When Senators asked why she couldn't remember linear details of her account with Kavanaugh, Blasey Ford, a professor of psychology at Palo Alto University and a research psychologist at the Stanford University School of Medicine, explained how the brain responds to trauma, sometimes creating disjointed memories, and how seemingly unimportant details can stand out while other key details may be lost. When Republicans criticized Blasey Ford for taking so long to come forward with her story, Democrats rightly came to her defense, pointing out that victims often take decades to come forward with their stories. Why the same deference is not given to Tara Reade is as perplexing as it is troubling.
In the sexual violence advocacy community it is well understood that survivors take time to tell their full stories. While I was a director at an advocacy agency, a young girl who was sexually abused by a male relative told police he fondled her above her clothing. Months later she spoke about the penetration. This is typical for victims of trauma. Rarely does the story come out all at once.
When Tara Reade joined other women in April of 2019 speaking about Biden's on-going issue with inappropriate personal boundaries, she spoke about how he put his hands on her and caressed her neck. She did not speak about the most egregious abuse. Response from Biden supporters was swift and condemnatory. All of the women were publicly criticized, their stories dismissed, and their characters attacked.
In the age of #MeToo many people still question why survivors waver and hesitate in coming forward with their assaults. Imagine the additional pressure a survivor feels when an abuser holds a position of authority, is well known, and is among the politically powerful.
Despite the veracity with which news outlets jumped on the Blasey-Ford allegations, the media has been slow to acknowledge Reade's story. Amanda Marcotte, in her March 31 piece in Salon, tries to present a case for the media's hesitation, but ends up using the excuses of Reade's detractors to muddy the waters and lessen the impact these allegations should have. Marcotte subtly points out that Reade only worked for Biden "briefly," as if that's somehow a factor in likelihood or severity of an assault. She points out that there were no witnesses, which is true; perpetrators rarely violate victims in front of others, although Biden's personal boundary issues are available in numerous instances for anyone to see. Marcotte claims Reade's story has "changed over time." It has not. Details have been included now that Reade wasn't comfortable including in the past.
Finally, Marcotte slams Reade for tweeting a post supportive of Russia. Why would this matter? Anyone can get raped, even people who like countries Marcotte and others find distasteful. Questioning from a place of understanding is one thing, feeding into rape-culture narrative is another. It is imperative to understand the difference.
It is important to understand why the term rape applies here. According to the Department of Justice in their expanded definition of rape, penetration of the body by anything, including fingers or an object, meets the standard. This is what Joe Biden has been accused of. It is serious, and it is disturbing.

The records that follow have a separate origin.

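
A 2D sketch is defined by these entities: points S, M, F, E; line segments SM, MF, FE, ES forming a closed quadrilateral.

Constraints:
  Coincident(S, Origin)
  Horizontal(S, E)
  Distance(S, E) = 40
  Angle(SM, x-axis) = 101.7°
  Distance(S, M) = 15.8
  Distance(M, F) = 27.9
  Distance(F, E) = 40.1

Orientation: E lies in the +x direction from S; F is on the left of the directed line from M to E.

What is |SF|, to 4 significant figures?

38.10

Checks: |MF| = 27.90 ✓; |FE| = 40.10 ✓.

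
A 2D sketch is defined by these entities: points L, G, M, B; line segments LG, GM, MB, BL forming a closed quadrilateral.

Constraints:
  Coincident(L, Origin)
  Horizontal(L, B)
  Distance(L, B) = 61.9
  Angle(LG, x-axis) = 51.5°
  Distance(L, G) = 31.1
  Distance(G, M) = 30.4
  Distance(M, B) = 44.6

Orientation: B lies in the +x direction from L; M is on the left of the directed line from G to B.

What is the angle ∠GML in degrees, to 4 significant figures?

9.071°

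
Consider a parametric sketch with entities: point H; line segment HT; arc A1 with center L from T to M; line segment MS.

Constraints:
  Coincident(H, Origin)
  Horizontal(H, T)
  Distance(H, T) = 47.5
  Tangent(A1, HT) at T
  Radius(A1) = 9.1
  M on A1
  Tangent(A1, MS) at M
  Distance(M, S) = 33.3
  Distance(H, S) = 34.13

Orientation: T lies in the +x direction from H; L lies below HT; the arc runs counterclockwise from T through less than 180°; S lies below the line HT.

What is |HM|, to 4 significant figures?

40.72

Checks: |LM| = 9.100 ✓; ∠(LM, MS) = 90.00° ✓; |MS| = 33.30 ✓; |HS| = 34.13 ✓.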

Yes, Tara Reade took decades to tell her whole story to the public. Yes, we are in the middle of a contentious primary season and a presidential election with much on the line. And, yes, allegations of sexual assault or rape against the current leader in the Democratic primaries are inconvenient. But rape is even more inconvenient. I have learned this from the courageous survivors I have known throughout my professional career and in my personal life. It happens when you least expect it. It is intrusive, disruptive and life altering. Survivors do not get to choose when they are violated, but they do get to choose when and how they come forward.